Portanto, é um dever recordar todos aqueles cristãos que, sob o impulso de uma natural bondade e rectidão de consciência, amparados pela fé e pelo ensinamento evangélico, reagiram com coragem, também nesta cidade de Roma, para socorrer concretamente os Hebreus perseguidos, oferecendo solidariedade e ajuda, por vezes também arriscando a sua própria vida. A sua memória bendita permanece viva, juntamente com a certeza de que para eles, como para todos os "justos das nações", os tzaddiqim, é preparado um lugar no mundo futuro, na ressurreição dos mortos. Nem podemos esquecer, ao lado dos pronunciamentos oficiais, a acção, muitas vezes escondida, da Sé Apostólica, que ajudou de várias formas os Hebreus em perigo, como foi reconhecido também pelos seus representantes autorizados (cf. "Nós recordamos: uma reflexão sobre a Shoah", 16 de Março de 1998).

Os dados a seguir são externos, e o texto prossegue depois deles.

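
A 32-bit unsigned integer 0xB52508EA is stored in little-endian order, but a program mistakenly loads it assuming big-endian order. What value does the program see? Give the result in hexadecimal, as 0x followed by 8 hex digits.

Stored little-endian, the bytes at ascending addresses are EA 08 25 B5.
Read back as big-endian, the last byte is least significant, giving 0xEA0825B5.

0xEA0825B5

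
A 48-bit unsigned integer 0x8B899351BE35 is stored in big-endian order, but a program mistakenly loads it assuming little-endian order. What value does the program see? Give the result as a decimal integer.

59091528681867

Stored big-endian, the bytes at ascending addresses are 8B 89 93 51 BE 35.
Read back as little-endian, the first byte is least significant, giving 0x35BE5193898B.
0x35BE5193898B = 59091528681867.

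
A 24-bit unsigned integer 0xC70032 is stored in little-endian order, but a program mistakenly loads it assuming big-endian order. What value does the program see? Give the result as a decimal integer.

Stored little-endian, the bytes at ascending addresses are 32 00 C7.
Read back as big-endian, the last byte is least significant, giving 0x3200C7.
0x3200C7 = 3276999.

3276999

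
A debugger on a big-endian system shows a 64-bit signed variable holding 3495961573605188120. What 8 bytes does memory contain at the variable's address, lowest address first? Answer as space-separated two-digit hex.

3495961573605188120 in hexadecimal, padded to 64 bits, is 0x308426875F272218.
Split into bytes (most-significant first): 30 84 26 87 5F 27 22 18.
Big-endian stores the most-significant byte at the lowest address.
So the memory order matches the most-significant-first order: 30 84 26 87 5F 27 22 18.

30 84 26 87 5F 27 22 18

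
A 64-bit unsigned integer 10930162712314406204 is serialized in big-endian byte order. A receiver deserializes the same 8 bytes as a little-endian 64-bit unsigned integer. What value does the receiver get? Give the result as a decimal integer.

4352087526689582999

10930162712314406204 in 64-bit hexadecimal is 0x97AFBD138CB8653C.
Stored big-endian, the bytes at ascending addresses are 97 AF BD 13 8C B8 65 3C.
Read back as little-endian, the first byte is least significant, giving 0x3C65B88C13BDAF97.
0x3C65B88C13BDAF97 = 4352087526689582999.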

4. Ao percorrer, com a ajuda do Céu, este caminho de fraternidade, a Igreja nao hesitou em "deplorar as faltas dos seus filhos e das suas filhas em todos os tempos", e num acto de arrependimento (teshuvr), ela pediu perdão pelas suas responsabilidades, relacionadas de uma ou de outra forma com as chagas do antijudaísmo e do anti-semitismo (ibidem). Durante o Grande Jubileu, invocamos a misericórdia de Deus, na Basílica consagrada à memória de Pedro em Roma, e em Jerusalém, a cidade amada por todos os Hebreus, coração daquela Terra que é santa para todos nós. O Sucessor de Pedro subiu como peregrino aos montes da Judeia, prestou homenagem às vítimas da Shoah em Yad Vashem, rezou ao vosso lado no monte Sião, aos pés daquele Lugar santo.
Infelizmente, o pensamento dirigido para a Terra Santa suscita nos corações preocupação e sofrimento pela violência que continua a marcar aquela região, devido ao demasiado sangue inocente de israelitas e palestinos, que obscurece o surgimento de uma aurora de paz na justiça. Por isso, hoje queremos dirigir uma fervorosa oração ao Eterno, na fé e na esperança, ao Deus do Shalom, para que a inimizade não arraste mais para o ódio aqueles que se reconhecem no pai Abrãao hebreus, cristãos e muçulmanos e ceda o lugar à consciência clara dos vínculos que os unem e da responsabilidade que pesa sobre os ombros de uns e outros.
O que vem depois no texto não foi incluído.